À la mort de son père, il hérite d’une somme importante qui lui permet de s’installer à Paris, sur l’île Saint-Louis. Le succès public, pourtant, demeure inégal. Il réalise alors des illustrations pour de luxueux ouvrages bibliophiliques, notamment Les Amours de Pierre de Ronsard ou Les Fleurs du mal de Charles Baudelaire. À partir des années 1910, son activité de graveur et d’illustrateur devient une source essentielle de revenus.

Il continue cependant à peindre. En 1922, une salle lui est réservée à la Biennale de Venise. Son Cycle humain, vaste ensemble de compositions allégoriques, rencontre un écho plus chaleureux en Italie qu’en France.
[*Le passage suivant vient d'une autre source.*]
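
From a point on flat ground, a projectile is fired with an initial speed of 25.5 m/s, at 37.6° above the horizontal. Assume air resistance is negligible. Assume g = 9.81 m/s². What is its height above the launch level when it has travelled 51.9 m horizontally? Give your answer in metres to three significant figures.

7.60 m

Horizontal component vₓ = 25.50 cos 37.6° = 20.20 m/s; vertical v_y0 = 25.50 sin 37.6° = 15.56 m/s.
Time to reach x = 51.9 m: t = x/vₓ = 51.9/20.20 = 2.569 s.
Height: y = v_y0 t − ½ g t² = 15.56 × 2.569 − 4.905 × 2.569² = 39.97 − 32.37 = 7.600 m.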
Cette réception contrastée contribue à entretenir l’image d’un artiste à la fois reconnu et marginal, admiré par certains, négligé par d’autres.
Émile Bernard devient aussi marchand de gravures et de tableaux anciens et ouvre une galerie à Paris. Il voyage beaucoup, avant de revenir à Pont-Aven en 1939. Sur le plan intellectuel, il évolue vers des positions de plus en plus conservatrices. Sa pensée se charge d’un catholicisme mystique et d’un attachement affirmé aux traditions spirituelles et artistiques. Son inspiration se tourne alors davantage vers la Bible, les grands maîtres italiens et une vision de la peinture conçue comme héritage autant que comme révélation.

Affaibli à la fin de sa vie, Émile Bernard souffre notamment de problèmes circulatoires. Le 16 avril 1941, atteint en outre d’une congestion pulmonaire, il meurt seul dans son atelier de l’île Saint-Louis, à Paris, à l’âge de 72 ans, quelques jours avant son soixante-treizième anniversaire.
De ses débuts à la fin de sa vie, Émile Bernard n’a cessé de se représenter lui-même. Souvent décrit comme l’oublié de Pont-Aven, il a fait de l’autoportrait un véritable journal peint, où se lisent à la fois ses métamorphoses esthétiques, ses crises spirituelles et son incessante volonté de se penser en artiste.